The following integrations yield
$$\int (1-2t^2)^{11/2} dt=\frac{1}{12}t(1-2t^2)^{11/2}+\frac{11}{12}\int (1-2t^2)^{9/2}dt$$
$$\int (1-2t^2)^{9/2} dt=\frac{1}{10}t(1-2t^2)^{9/2}+\frac{9}{10}\int (1-2t^2)^{7/2}dt$$
$$\int (1-2t^2)^{7/2} dt=\frac{1}{8}t(1-2t^2)^{7/2}+\frac{7}{8}\int (1-2t^2)^{5/2}dt$$
$$\int (1-2t^2)^{5/2} dt=\frac{1}{6}t(1-2t^2)^{5/2}+\frac{5}{6}\int (1-2t^2)^{3/2}dt$$
$$\int (1-2t^2)^{3/2} dt=\frac{1}{4}t(1-2t^2)^{3/2}+\frac{3}{4}\int (1-2t^2)^{1/2}dt$$
$$\int (1-2t^2)^{1/2} dt=\frac{1}{2}t(1-2t^2)^{1/2}+\frac{1}{2}\int (1-2t^2)^{-1/2}dt$$
The last is
$$\int \frac{1}{\sqrt{1-2t^2}}dt=\frac{1}{\sqrt{2}}\arcsin (\sqrt2 t)+C$$
Finally, modulo typing mistakes
$$\int (1-2t^2)^{11/2} dt= \frac{1}{12}t(1-2t^2)^{11/2} +\frac{11\cdot1}{12\cdot10}t(1-2t^2)^{9/2} +\frac{11\cdot9\cdot1}{12\cdot10\cdot8}t(1-2t^2)^{7/2} +\frac{11\cdot9\cdot7\cdot1}{12\cdot10\cdot8\cdot6}t(1-2t^2)^{5/2} +\frac{11\cdot9\cdot7\cdot5\cdot1}{12\cdot10\cdot8\cdot6\cdot4}t(1-2t^2)^{3/2} +\frac{11\cdot9\cdot7\cdot5\cdot3\cdot1}{12\cdot10\cdot8\cdot6\cdot4\cdot2}t(1-2t^2)^{1/2} +\frac{11\cdot9\cdot7\cdot5\cdot3\cdot1}{12\cdot10\cdot8\cdot6\cdot4\cdot2}\frac{1}{\sqrt{2}}\arcsin (\sqrt2 t)+C $$
Indeed, this special functions approach may be generalized.

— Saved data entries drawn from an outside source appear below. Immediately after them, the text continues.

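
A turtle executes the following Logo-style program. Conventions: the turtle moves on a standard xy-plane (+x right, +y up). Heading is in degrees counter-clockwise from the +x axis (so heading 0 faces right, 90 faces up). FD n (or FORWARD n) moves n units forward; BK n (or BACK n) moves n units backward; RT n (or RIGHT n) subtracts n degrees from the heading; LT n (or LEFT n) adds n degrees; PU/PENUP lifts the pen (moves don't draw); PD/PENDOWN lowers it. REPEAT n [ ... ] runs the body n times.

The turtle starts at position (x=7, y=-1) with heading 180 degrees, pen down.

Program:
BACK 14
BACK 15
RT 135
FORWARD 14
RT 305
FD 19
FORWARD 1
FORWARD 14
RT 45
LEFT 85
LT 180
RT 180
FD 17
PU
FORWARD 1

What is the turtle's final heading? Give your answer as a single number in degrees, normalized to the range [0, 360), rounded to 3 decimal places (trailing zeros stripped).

Answer: 140

Derivation:
Executing turtle program step by step:
Start: pos=(7,-1), heading=180, pen down
BK 14: (7,-1) -> (21,-1) [heading=180, draw]
BK 15: (21,-1) -> (36,-1) [heading=180, draw]
RT 135: heading 180 -> 45
FD 14: (36,-1) -> (45.899,8.899) [heading=45, draw]
RT 305: heading 45 -> 100
FD 19: (45.899,8.899) -> (42.6,27.611) [heading=100, draw]
FD 1: (42.6,27.611) -> (42.427,28.596) [heading=100, draw]
FD 14: (42.427,28.596) -> (39.995,42.383) [heading=100, draw]
RT 45: heading 100 -> 55
LT 85: heading 55 -> 140
LT 180: heading 140 -> 320
RT 180: heading 320 -> 140
FD 17: (39.995,42.383) -> (26.973,53.31) [heading=140, draw]
PU: pen up
FD 1: (26.973,53.31) -> (26.207,53.953) [heading=140, move]
Final: pos=(26.207,53.953), heading=140, 7 segment(s) drawn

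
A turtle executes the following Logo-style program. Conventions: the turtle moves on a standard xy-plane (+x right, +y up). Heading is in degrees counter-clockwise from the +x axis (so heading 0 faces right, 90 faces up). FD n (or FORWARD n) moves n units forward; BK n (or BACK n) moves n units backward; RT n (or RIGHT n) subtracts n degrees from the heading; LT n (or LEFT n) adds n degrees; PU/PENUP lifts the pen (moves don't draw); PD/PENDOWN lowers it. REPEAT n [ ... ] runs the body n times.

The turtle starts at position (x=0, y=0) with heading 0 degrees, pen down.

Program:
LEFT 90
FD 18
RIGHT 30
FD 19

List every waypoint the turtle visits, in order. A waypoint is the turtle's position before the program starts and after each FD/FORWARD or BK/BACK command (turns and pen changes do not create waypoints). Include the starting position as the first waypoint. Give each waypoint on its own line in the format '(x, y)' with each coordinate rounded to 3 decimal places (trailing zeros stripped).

Answer: (0, 0)
(0, 18)
(9.5, 34.454)

Derivation:
Executing turtle program step by step:
Start: pos=(0,0), heading=0, pen down
LT 90: heading 0 -> 90
FD 18: (0,0) -> (0,18) [heading=90, draw]
RT 30: heading 90 -> 60
FD 19: (0,18) -> (9.5,34.454) [heading=60, draw]
Final: pos=(9.5,34.454), heading=60, 2 segment(s) drawn
Waypoints (3 total):
(0, 0)
(0, 18)
(9.5, 34.454)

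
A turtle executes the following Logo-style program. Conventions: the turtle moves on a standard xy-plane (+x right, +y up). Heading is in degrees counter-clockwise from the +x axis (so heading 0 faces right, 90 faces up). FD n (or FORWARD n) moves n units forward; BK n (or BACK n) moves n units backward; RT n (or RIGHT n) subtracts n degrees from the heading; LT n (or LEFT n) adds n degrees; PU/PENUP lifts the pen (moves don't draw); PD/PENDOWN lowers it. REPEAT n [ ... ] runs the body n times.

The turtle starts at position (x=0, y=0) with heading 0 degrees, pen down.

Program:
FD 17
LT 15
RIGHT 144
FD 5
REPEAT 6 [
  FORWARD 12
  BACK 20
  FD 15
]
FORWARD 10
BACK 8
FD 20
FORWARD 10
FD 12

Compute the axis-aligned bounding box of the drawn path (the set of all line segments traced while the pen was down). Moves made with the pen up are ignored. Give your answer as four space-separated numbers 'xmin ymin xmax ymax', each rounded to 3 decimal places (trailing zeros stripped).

Answer: -40.268 -70.72 18.888 2.331

Derivation:
Executing turtle program step by step:
Start: pos=(0,0), heading=0, pen down
FD 17: (0,0) -> (17,0) [heading=0, draw]
LT 15: heading 0 -> 15
RT 144: heading 15 -> 231
FD 5: (17,0) -> (13.853,-3.886) [heading=231, draw]
REPEAT 6 [
  -- iteration 1/6 --
  FD 12: (13.853,-3.886) -> (6.302,-13.211) [heading=231, draw]
  BK 20: (6.302,-13.211) -> (18.888,2.331) [heading=231, draw]
  FD 15: (18.888,2.331) -> (9.448,-9.326) [heading=231, draw]
  -- iteration 2/6 --
  FD 12: (9.448,-9.326) -> (1.896,-18.652) [heading=231, draw]
  BK 20: (1.896,-18.652) -> (14.483,-3.109) [heading=231, draw]
  FD 15: (14.483,-3.109) -> (5.043,-14.766) [heading=231, draw]
  -- iteration 3/6 --
  FD 12: (5.043,-14.766) -> (-2.509,-24.092) [heading=231, draw]
  BK 20: (-2.509,-24.092) -> (10.077,-8.549) [heading=231, draw]
  FD 15: (10.077,-8.549) -> (0.638,-20.206) [heading=231, draw]
  -- iteration 4/6 --
  FD 12: (0.638,-20.206) -> (-6.914,-29.532) [heading=231, draw]
  BK 20: (-6.914,-29.532) -> (5.672,-13.989) [heading=231, draw]
  FD 15: (5.672,-13.989) -> (-3.768,-25.646) [heading=231, draw]
  -- iteration 5/6 --
  FD 12: (-3.768,-25.646) -> (-11.319,-34.972) [heading=231, draw]
  BK 20: (-11.319,-34.972) -> (1.267,-19.429) [heading=231, draw]
  FD 15: (1.267,-19.429) -> (-8.173,-31.086) [heading=231, draw]
  -- iteration 6/6 --
  FD 12: (-8.173,-31.086) -> (-15.725,-40.412) [heading=231, draw]
  BK 20: (-15.725,-40.412) -> (-3.138,-24.869) [heading=231, draw]
  FD 15: (-3.138,-24.869) -> (-12.578,-36.526) [heading=231, draw]
]
FD 10: (-12.578,-36.526) -> (-18.871,-44.297) [heading=231, draw]
BK 8: (-18.871,-44.297) -> (-13.837,-38.08) [heading=231, draw]
FD 20: (-13.837,-38.08) -> (-26.423,-53.623) [heading=231, draw]
FD 10: (-26.423,-53.623) -> (-32.716,-61.395) [heading=231, draw]
FD 12: (-32.716,-61.395) -> (-40.268,-70.72) [heading=231, draw]
Final: pos=(-40.268,-70.72), heading=231, 25 segment(s) drawn

Segment endpoints: x in {-40.268, -32.716, -26.423, -18.871, -15.725, -13.837, -12.578, -11.319, -8.173, -6.914, -3.768, -3.138, -2.509, 0, 0.638, 1.267, 1.896, 5.043, 5.672, 6.302, 9.448, 10.077, 13.853, 14.483, 17, 18.888}, y in {-70.72, -61.395, -53.623, -44.297, -40.412, -38.08, -36.526, -34.972, -31.086, -29.532, -25.646, -24.869, -24.092, -20.206, -19.429, -18.652, -14.766, -13.989, -13.211, -9.326, -8.549, -3.886, -3.109, 0, 2.331}
xmin=-40.268, ymin=-70.72, xmax=18.888, ymax=2.331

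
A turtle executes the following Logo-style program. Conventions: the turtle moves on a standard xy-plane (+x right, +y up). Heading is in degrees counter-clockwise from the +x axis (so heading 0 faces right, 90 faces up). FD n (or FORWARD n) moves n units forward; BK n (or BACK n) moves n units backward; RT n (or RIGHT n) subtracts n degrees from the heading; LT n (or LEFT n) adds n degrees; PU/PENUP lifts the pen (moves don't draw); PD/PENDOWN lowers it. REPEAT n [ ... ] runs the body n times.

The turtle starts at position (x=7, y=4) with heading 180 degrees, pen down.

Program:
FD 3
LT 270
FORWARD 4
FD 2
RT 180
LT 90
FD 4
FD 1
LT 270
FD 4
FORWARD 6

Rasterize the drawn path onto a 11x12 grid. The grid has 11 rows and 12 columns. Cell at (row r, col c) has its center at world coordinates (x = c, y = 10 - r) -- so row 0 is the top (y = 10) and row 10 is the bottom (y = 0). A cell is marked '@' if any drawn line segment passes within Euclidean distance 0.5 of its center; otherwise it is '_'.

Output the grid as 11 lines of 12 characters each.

Answer: ____@@@@@@__
____@____@__
____@____@__
____@____@__
____@____@__
____@____@__
____@@@@_@__
_________@__
_________@__
_________@__
_________@__

Derivation:
Segment 0: (7,4) -> (4,4)
Segment 1: (4,4) -> (4,8)
Segment 2: (4,8) -> (4,10)
Segment 3: (4,10) -> (8,10)
Segment 4: (8,10) -> (9,10)
Segment 5: (9,10) -> (9,6)
Segment 6: (9,6) -> (9,-0)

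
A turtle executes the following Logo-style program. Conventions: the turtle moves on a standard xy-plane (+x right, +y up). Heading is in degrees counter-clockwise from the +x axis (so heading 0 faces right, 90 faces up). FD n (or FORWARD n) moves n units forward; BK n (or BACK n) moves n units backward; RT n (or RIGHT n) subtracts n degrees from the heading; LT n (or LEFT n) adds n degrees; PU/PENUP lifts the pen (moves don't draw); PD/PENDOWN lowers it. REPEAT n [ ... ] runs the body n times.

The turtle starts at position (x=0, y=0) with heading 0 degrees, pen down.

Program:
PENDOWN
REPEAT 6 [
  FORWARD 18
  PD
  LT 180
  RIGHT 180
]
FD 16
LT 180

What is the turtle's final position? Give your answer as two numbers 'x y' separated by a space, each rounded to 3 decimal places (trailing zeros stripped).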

Set $$j(s)=\int_0^{\pi/4}\cos(2x)^s\cos(x)dx.$$ Use $t=2\sin(x)^2$ so that $dt=4\sin(x)\cos(x)dx$, i.e. $\cos(x)dx=(2t)^{-1/2}dt$. Hence we have $$j(s)=\frac1{\sqrt2}\int_0^1t^{1/2-1}(1-t)^{s+1-1}dt=\sqrt{\frac\pi2}\frac{\Gamma(s+1)}{\Gamma(s+\frac32)},$$ as $$\int_0^1t^{a-1}(1-t)^{b-1}dt=\frac{\Gamma(a)\Gamma(b)}{\Gamma(a+b)}$$ and $\Gamma(\tfrac12)=\sqrt\pi$.